Back in July, I wrote about the decline in rent prices. At that time the vacancy rate had hit a 22-year high. Bloomberg reports that in the third quarter it hit a 23-year high, rising to 7.8%, according to commercial real estate analyst Reis Inc. As I mentioned before, this might be a little surprising if you think that all of those troubled homeowners who face foreclosure will be forced to rent instead. But foreclosures do not appear to be propping up the rental market.
Vacancies were 7.7% in the second quarter, so the third quarter vacancies only increased a modest 0.1%. But that rise is more significant when you think about seasonality. The third quarter is generally boom time for the rental market.
According to Bloomberg, unemployment has reduced rental demand. Obviously, unemployment doesn't result in buying a home instead, so where are these individuals going instead of renting? Since the news of tent villages popping up is sparse, I'd offer two other theories: more people must be getting roommates or moving in with relatives.
As you might guess, even poorer demand means even lower prices:
Actual rents paid by tenants, known as effective rents, declined 2.7 percent from a year earlier, the New York-based property research firm said in a report today. Asking rents, or what landlords sought, fell 1.8 percent from a year earlier.
It's a renter's market, as these statistics show that renters have the ability to talk down landlords from their asking rent. Of course, this price decline varies by location. According to the article, Manhattan rents have fallen nearly 9% in the third quarter compared to the prior year.

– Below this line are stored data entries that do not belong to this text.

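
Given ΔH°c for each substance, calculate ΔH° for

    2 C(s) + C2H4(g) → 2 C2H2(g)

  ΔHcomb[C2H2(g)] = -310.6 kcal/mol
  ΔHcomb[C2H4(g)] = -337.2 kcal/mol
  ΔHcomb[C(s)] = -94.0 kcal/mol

ΔH° = 96.0 kcal/mol

With combustion enthalpies, reactants minus products:
= [2·(-94.0) + 1·(-337.2)] − [2·(-310.6)]
= 96.0 kcal/mol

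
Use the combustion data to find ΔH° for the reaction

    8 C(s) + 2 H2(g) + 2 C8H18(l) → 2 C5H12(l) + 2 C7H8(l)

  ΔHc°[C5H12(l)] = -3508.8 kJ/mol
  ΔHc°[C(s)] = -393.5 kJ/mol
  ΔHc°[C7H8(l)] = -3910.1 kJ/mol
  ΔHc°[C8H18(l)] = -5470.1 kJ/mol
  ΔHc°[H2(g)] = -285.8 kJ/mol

ΔH° = 178.0 kJ/mol

Using ΔH = Σ nΔHc°(reactants) − Σ nΔHc°(products):
= [8·(-393.5) + 2·(-285.8) + 2·(-5470.1)] − [2·(-3508.8) + 2·(-3910.1)]
= 178.0 kJ/mol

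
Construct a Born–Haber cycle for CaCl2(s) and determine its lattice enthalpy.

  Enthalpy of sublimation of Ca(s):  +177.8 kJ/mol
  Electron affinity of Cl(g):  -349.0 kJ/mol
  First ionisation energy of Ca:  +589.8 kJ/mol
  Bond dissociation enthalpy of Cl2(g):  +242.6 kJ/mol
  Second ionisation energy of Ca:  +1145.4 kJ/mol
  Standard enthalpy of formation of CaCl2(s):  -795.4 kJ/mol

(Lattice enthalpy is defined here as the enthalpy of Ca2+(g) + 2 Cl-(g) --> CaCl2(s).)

ΔHf° = 1·ΔHsub + 1·(ΣIE) + 1·D(Cl2) + 2·EA + U
-795.4 = 1·(+177.8) + 1·(+1735.2) + 1·(+242.6) + 2·(-349.0) + U
U = -795.4 − (+1457.6) = -2253.0 kJ/mol

U = -2253.0 kJ/mol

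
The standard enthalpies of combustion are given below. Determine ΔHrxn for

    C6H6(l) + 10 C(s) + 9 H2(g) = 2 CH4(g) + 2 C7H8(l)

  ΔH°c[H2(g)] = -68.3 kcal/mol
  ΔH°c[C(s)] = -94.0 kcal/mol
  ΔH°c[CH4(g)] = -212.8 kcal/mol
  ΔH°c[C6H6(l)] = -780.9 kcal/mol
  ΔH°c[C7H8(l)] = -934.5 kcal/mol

Using ΔH = Σ nΔHc°(reactants) − Σ nΔHc°(products):
= [1·(-780.9) + 10·(-94.0) + 9·(-68.3)] − [2·(-212.8) + 2·(-934.5)]
= -41.0 kcal/mol

ΔHrxn = -41.0 kcal/mol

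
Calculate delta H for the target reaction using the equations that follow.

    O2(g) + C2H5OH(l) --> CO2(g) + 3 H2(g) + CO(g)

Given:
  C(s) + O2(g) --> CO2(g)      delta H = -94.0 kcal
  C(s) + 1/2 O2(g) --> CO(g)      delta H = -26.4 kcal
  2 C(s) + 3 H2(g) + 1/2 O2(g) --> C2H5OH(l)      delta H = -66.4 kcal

equation 1 as written: -94.0 kcal
equation 2 as written: -26.4 kcal
equation 3 reversed: +66.4 kcal
Combining the equations, delta H = (1)·(-94.0) + (1)·(-26.4) + (-1)·(-66.4) = -54.0 kcal

delta H = -54.0 kcal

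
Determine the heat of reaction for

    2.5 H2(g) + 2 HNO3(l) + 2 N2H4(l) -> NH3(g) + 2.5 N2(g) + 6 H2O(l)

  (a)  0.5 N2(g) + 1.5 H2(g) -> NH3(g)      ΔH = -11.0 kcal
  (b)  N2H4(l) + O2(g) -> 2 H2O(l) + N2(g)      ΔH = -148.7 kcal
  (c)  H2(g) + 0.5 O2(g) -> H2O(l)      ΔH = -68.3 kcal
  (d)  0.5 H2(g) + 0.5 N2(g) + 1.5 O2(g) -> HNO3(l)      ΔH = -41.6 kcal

(a) as written (NH3(g) already on the product side): -11.0 kcal
(b) × 2 (×2 to match 2 N2H4(l) in the target): (2)·(-148.7) = -297.4 kcal
(c) × 2: (2)·(-68.3) = -136.6 kcal
(d) reversed and × 2 (HNO3(l) must end up as a reactant; ×2 to match 2 HNO3(l) in the target): (-2)·(-41.6) = +83.2 kcal
Summing the manipulated equations, ΔH = (-11.0) + (-297.4) + (-136.6) + (+83.2) = -361.8 kcal

ΔH = -361.8 kcal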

When will vacancies decline and prices go back up? Not this year. In fact, they will likely get worse:
Vacancies "continued to rise despite what has traditionally been a strong leasing period for apartment properties," Victor Calanog, director of research at Reis, said in a statement. "Given the inherent seasonality of rental and lease-up patterns we expect fourth-quarter figures to be even weaker, implying that we may break historic vacancy levels by year-end 2009."